Le graphique indique que les dépenses des entreprises américaines en équipements informatiques et logiciels ont augmenté pour atteindre 1,45 billion de dollars, représentant une hausse de 13,6 % en glissement annuel. Ce montant constitue plus de 40 % de l'investissement privé fixe total aux États-Unis.
L’estimation du PIB américain pour le deuxième trimestre, publiée par le Bureau d’analyse économique au début de cette semaine, a montré que l’investissement privé fixe dans les technologies de l’information a augmenté de 12,4 % d’un trimestre à l’autre.
Parallèlement, les investissements dans les secteurs non-IT ou dans l'économie au sens large ont chuté de 4,9 %, prolongeant ainsi la tendance à la baisse observée depuis trois trimestres.
De « briques » à « bits »
Cette domination continue des dépenses en "bits" dans les entreprises américaines devrait rassurer ceux qui craignent que l'accent mis par l'administration sur la fabrication ne détourne des capitaux des marchés technologiques, y compris des secteurs émergents tels que les cryptomonnaies.
Bitcoin et NVDA, le baromètre pour tout ce qui touche à l’IA, ont tous deux atteint leur point bas à la fin novembre 2022 avec le lancement de ChatGPT et ont depuis connu des hausses remarquables, démontrant une corrélation puissante entre la montée de la technologie et le marché des cryptomonnaies.
"Qu'il [l'essor des dépenses en IA] génère un rendement est une autre question, mais cela reconfigure les plans, passant des briques aux bits," a déclaré Kennedy.

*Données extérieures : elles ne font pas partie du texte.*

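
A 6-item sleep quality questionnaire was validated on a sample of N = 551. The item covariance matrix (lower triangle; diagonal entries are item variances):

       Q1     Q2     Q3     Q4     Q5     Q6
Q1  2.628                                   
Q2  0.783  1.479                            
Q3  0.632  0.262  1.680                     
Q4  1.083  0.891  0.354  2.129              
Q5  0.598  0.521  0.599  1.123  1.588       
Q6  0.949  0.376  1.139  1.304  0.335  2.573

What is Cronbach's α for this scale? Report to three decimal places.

Σσ²ᵢ = 2.628 + 1.479 + 1.680 + 2.129 + 1.588 + 2.573 = 12.077
Σ_{i<j} σ_ij = 10.949
σ²_T = 12.077 + 2 × 10.949 = 33.975
α = (k/(k−1))·(1 − Σσ²ᵢ/σ²_T) = (6/5)·(1 − 12.077/33.975) = 0.773

α = 0.773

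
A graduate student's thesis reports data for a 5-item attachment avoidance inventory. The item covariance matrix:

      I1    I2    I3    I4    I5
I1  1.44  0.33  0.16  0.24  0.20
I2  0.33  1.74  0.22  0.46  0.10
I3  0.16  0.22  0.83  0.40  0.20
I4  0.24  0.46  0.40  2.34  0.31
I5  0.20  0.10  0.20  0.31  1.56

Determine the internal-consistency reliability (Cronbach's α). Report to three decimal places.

ΣVar(i) = 1.44 + 1.74 + 0.83 + 2.34 + 1.56 = 7.91
Sum of off-diagonal covariances = 2.62
total variance = 7.91 + 2 × 2.62 = 13.15
α = (k/(k−1))·(1 − ΣVar(i)/total variance) = (5/4)·(1 − 7.91/13.15) = 0.498

α = 0.498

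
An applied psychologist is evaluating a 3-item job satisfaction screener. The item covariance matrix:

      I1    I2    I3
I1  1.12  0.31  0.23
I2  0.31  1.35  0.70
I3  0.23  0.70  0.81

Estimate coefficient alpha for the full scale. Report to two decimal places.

α = 0.65

sum of item variances = 1.12 + 1.35 + 0.81 = 3.28
Σ_{i<j} σ_ij = 1.24
σ²_T = 3.28 + 2 × 1.24 = 5.76
α = (k/(k−1))·(1 − sum of item variances/σ²_T) = (3/2)·(1 − 3.28/5.76) = 0.65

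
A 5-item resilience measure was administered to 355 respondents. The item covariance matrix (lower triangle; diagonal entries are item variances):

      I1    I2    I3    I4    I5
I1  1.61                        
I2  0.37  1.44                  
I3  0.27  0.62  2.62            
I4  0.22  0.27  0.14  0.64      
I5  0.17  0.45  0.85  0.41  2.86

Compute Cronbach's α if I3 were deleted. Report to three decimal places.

Remaining items: I1, I2, I4, I5 (k = 4).
Σσᵢ² = 1.61 + 1.44 + 0.64 + 2.86 = 6.55
σ²_T = 6.55 + 2 × 1.89 = 10.33
α (item deleted) = (4/3)·(1 − 6.55/10.33) = 0.488

α = 0.488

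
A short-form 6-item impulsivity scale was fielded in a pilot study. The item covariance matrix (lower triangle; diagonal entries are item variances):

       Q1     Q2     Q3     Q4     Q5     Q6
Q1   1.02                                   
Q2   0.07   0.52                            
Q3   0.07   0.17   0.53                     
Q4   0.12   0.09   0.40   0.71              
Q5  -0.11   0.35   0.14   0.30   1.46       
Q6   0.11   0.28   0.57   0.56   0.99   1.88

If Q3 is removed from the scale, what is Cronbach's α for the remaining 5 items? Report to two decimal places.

Cronbach's α = 0.62

Remaining items: Q1, Q2, Q4, Q5, Q6 (k = 5).
sum of item variances = 1.02 + 0.52 + 0.71 + 1.46 + 1.88 = 5.59
total variance = 5.59 + 2 × 2.76 = 11.11
α (item deleted) = (5/4)·(1 − 5.59/11.11) = 0.62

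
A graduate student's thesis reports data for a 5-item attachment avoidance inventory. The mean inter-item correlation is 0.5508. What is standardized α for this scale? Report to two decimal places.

α = 0.86

Standardized α = k·r̄ / (1 + (k−1)·r̄) = 5 × 0.5508 / (1 + 4 × 0.5508)
  = 2.7540 / 3.2032 = 0.86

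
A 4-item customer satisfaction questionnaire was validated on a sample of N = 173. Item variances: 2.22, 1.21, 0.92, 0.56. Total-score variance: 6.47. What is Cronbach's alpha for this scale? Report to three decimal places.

α = 0.321

sum of item variances = 2.22 + 1.21 + 0.92 + 0.56 = 4.91
α = (k/(k−1))·(1 − sum of item variances/σ²_total) = (4/3)·(1 − 4.91/6.47) = 0.321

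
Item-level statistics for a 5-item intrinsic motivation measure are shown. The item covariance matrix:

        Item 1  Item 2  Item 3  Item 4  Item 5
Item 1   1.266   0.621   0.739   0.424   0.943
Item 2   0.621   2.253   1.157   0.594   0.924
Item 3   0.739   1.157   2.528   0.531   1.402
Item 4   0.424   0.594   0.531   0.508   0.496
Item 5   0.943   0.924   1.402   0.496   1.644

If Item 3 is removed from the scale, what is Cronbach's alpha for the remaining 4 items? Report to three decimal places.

Remaining items: Item 1, Item 2, Item 4, Item 5 (k = 4).
ΣVar(i) = 1.266 + 2.253 + 0.508 + 1.644 = 5.671
total variance = 5.671 + 2 × 4.002 = 13.675
α (item deleted) = (4/3)·(1 − 5.671/13.675) = 0.780

α = 0.780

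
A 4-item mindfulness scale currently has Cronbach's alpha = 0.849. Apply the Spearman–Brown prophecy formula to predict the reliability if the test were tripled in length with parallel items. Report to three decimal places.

predicted reliability = 0.944

Length factor m = 3
α' = m·α / (1 + (m−1)·α)
   = 3 × 0.849 / (1 + (3 − 1) × 0.849)
   = 2.5470 / 2.6980 = 0.944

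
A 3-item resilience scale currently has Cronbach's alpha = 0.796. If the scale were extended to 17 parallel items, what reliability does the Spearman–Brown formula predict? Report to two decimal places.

Length factor m = 17/3 = 5.6667
α' = m·α / (1 + (m−1)·α)
   = 17/3 × 0.796 / (1 + (17/3 − 1) × 0.796)
   = 4.5107 / 4.7147 = 0.96

predicted reliability = 0.96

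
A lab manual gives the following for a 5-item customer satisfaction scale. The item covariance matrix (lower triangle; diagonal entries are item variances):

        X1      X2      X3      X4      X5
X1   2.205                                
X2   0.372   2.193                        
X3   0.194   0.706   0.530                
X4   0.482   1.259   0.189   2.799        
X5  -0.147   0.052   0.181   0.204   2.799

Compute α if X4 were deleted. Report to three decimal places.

α = 0.347

Remaining items: X1, X2, X3, X5 (k = 4).
Σσ²ᵢ = 2.205 + 2.193 + 0.530 + 2.799 = 7.727
σ²_total = 7.727 + 2 × 1.358 = 10.443
α (item deleted) = (4/3)·(1 − 7.727/10.443) = 0.347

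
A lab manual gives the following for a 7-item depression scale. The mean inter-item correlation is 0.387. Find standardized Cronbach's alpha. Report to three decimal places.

Standardized α = k·r̄ / (1 + (k−1)·r̄) = 7 × 0.387 / (1 + 6 × 0.387)
  = 2.7090 / 3.3220 = 0.815

α = 0.815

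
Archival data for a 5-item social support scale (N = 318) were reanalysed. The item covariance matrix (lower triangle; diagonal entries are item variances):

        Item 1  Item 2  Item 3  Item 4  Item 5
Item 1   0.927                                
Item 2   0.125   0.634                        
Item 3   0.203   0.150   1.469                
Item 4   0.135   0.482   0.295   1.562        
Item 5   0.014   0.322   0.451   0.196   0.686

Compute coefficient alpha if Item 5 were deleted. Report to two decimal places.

α = 0.50

Remaining items: Item 1, Item 2, Item 3, Item 4 (k = 4).
ΣVar(i) = 0.927 + 0.634 + 1.469 + 1.562 = 4.592
σ²_total = 4.592 + 2 × 1.390 = 7.372
α (item deleted) = (4/3)·(1 − 4.592/7.372) = 0.50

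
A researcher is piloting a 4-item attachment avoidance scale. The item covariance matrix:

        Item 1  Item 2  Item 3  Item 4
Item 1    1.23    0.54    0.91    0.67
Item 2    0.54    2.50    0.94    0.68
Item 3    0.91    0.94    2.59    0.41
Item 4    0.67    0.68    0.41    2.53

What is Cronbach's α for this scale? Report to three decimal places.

α = 0.645

Σσ²ᵢ = 1.23 + 2.50 + 2.59 + 2.53 = 8.85
Sum of the distinct covariances = 4.15
σ²_T = 8.85 + 2 × 4.15 = 17.15
α = (k/(k−1))·(1 − Σσ²ᵢ/σ²_T) = (4/3)·(1 − 8.85/17.15) = 0.645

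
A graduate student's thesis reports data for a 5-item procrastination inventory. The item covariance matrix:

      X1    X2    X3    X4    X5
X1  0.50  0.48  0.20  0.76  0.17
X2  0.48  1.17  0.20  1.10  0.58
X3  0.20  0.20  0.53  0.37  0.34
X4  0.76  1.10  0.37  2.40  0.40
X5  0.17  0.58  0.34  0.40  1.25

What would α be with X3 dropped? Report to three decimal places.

Remaining items: X1, X2, X4, X5 (k = 4).
Σσᵢ² = 0.50 + 1.17 + 2.40 + 1.25 = 5.32
total variance = 5.32 + 2 × 3.49 = 12.30
α (item deleted) = (4/3)·(1 − 5.32/12.30) = 0.757

α = 0.757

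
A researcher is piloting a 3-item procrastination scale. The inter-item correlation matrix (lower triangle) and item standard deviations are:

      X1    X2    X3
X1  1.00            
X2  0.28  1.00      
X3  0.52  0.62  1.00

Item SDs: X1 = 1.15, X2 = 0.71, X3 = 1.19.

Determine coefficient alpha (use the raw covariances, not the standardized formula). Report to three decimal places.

Σσ²ᵢ = 1.15² + 0.71² + 1.19² = 3.2427
Covariances σ_ij = r_ij · s_i · s_j:
  σ(X1,X2) = 0.28 × 1.15 × 0.71 = 0.2286
  σ(X1,X3) = 0.52 × 1.15 × 1.19 = 0.7116
  σ(X2,X3) = 0.62 × 0.71 × 1.19 = 0.5238
σ²_T = Σσ²ᵢ + 2·Σσ_ij = 3.2427 + 2 × 1.4640 = 6.1707
α = (3/2)·(1 − 3.2427/6.1707) = 0.712

α = 0.712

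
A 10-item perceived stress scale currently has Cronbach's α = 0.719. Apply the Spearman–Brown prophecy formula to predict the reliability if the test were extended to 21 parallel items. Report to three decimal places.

Length factor m = 21/10 = 2.1000
α' = m·α / (1 + (m−1)·α)
   = 21/10 × 0.719 / (1 + (21/10 − 1) × 0.719)
   = 1.5099 / 1.7909 = 0.843

predicted reliability = 0.843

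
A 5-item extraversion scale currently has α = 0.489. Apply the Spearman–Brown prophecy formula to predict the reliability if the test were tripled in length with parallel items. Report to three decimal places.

Length factor m = 3
α' = m·α / (1 + (m−1)·α)
   = 3 × 0.489 / (1 + (3 − 1) × 0.489)
   = 1.4670 / 1.9780 = 0.742

predicted reliability = 0.742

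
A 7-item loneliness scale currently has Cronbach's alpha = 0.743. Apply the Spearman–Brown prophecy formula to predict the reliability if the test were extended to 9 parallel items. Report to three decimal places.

predicted reliability = 0.788

Length factor m = 9/7 = 1.2857
α' = m·α / (1 + (m−1)·α)
   = 9/7 × 0.743 / (1 + (9/7 − 1) × 0.743)
   = 0.9553 / 1.2123 = 0.788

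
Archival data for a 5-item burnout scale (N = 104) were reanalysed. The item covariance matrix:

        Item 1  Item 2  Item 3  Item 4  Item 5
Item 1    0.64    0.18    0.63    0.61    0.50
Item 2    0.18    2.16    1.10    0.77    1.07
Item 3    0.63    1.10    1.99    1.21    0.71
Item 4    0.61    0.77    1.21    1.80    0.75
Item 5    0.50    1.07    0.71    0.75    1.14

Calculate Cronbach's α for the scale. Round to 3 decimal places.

sum of item variances = 0.64 + 2.16 + 1.99 + 1.80 + 1.14 = 7.73
Sum of off-diagonal covariances = 7.53
σ²_T = 7.73 + 2 × 7.53 = 22.79
α = (k/(k−1))·(1 − sum of item variances/σ²_T) = (5/4)·(1 − 7.73/22.79) = 0.826

Cronbach's α = 0.826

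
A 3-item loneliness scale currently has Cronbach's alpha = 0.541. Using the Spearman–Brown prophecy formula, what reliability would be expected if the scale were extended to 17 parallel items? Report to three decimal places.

Length factor m = 17/3 = 5.6667
α' = m·α / (1 + (m−1)·α)
   = 17/3 × 0.541 / (1 + (17/3 − 1) × 0.541)
   = 3.0657 / 3.5247 = 0.870

predicted reliability = 0.870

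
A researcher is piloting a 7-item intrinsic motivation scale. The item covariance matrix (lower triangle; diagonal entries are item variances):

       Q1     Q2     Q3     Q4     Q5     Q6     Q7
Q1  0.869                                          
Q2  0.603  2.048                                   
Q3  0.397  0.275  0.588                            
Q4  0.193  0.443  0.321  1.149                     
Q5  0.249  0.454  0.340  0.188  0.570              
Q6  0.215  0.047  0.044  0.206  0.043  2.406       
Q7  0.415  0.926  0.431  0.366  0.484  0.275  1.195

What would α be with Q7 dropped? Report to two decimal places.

α = 0.62

Remaining items: Q1, Q2, Q3, Q4, Q5, Q6 (k = 6).
Σσ²ᵢ = 0.869 + 2.048 + 0.588 + 1.149 + 0.570 + 2.406 = 7.630
total variance = 7.630 + 2 × 4.018 = 15.666
α (item deleted) = (6/5)·(1 − 7.630/15.666) = 0.62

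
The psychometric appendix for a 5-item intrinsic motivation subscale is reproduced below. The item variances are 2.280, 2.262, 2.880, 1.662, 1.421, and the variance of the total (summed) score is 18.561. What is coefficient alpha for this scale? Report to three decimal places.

α = 0.543

Σσ²ᵢ = 2.280 + 2.262 + 2.880 + 1.662 + 1.421 = 10.505
α = (k/(k−1))·(1 − Σσ²ᵢ/total variance) = (5/4)·(1 − 10.505/18.561) = 0.543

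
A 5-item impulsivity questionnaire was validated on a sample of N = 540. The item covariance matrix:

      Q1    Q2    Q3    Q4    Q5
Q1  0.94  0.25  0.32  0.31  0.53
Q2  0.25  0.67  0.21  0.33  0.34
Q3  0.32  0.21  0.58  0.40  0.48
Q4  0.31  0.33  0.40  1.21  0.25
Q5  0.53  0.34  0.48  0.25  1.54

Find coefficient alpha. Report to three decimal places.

sum of item variances = 0.94 + 0.67 + 0.58 + 1.21 + 1.54 = 4.94
Σ_{i<j} σ_ij = 3.42
σ²_T = 4.94 + 2 × 3.42 = 11.78
α = (k/(k−1))·(1 − sum of item variances/σ²_T) = (5/4)·(1 − 4.94/11.78) = 0.726

coefficient alpha = 0.726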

De plus, le marché des cryptomonnaies a également bénéficié d’un vent arrière significatif sous la forme d’une politique réglementaire favorable sous Trump. L’administration a montré son biais pro-crypto par la signature de plusieurs lois clés visant à clarifier la surveillance réglementaire des actifs numériques et des stablecoins, y compris des mesures ayant obtenu un soutien bipartisan. Par ailleurs, l’administration a procédé à des nominations stratégiques au sein des organismes de régulation financière.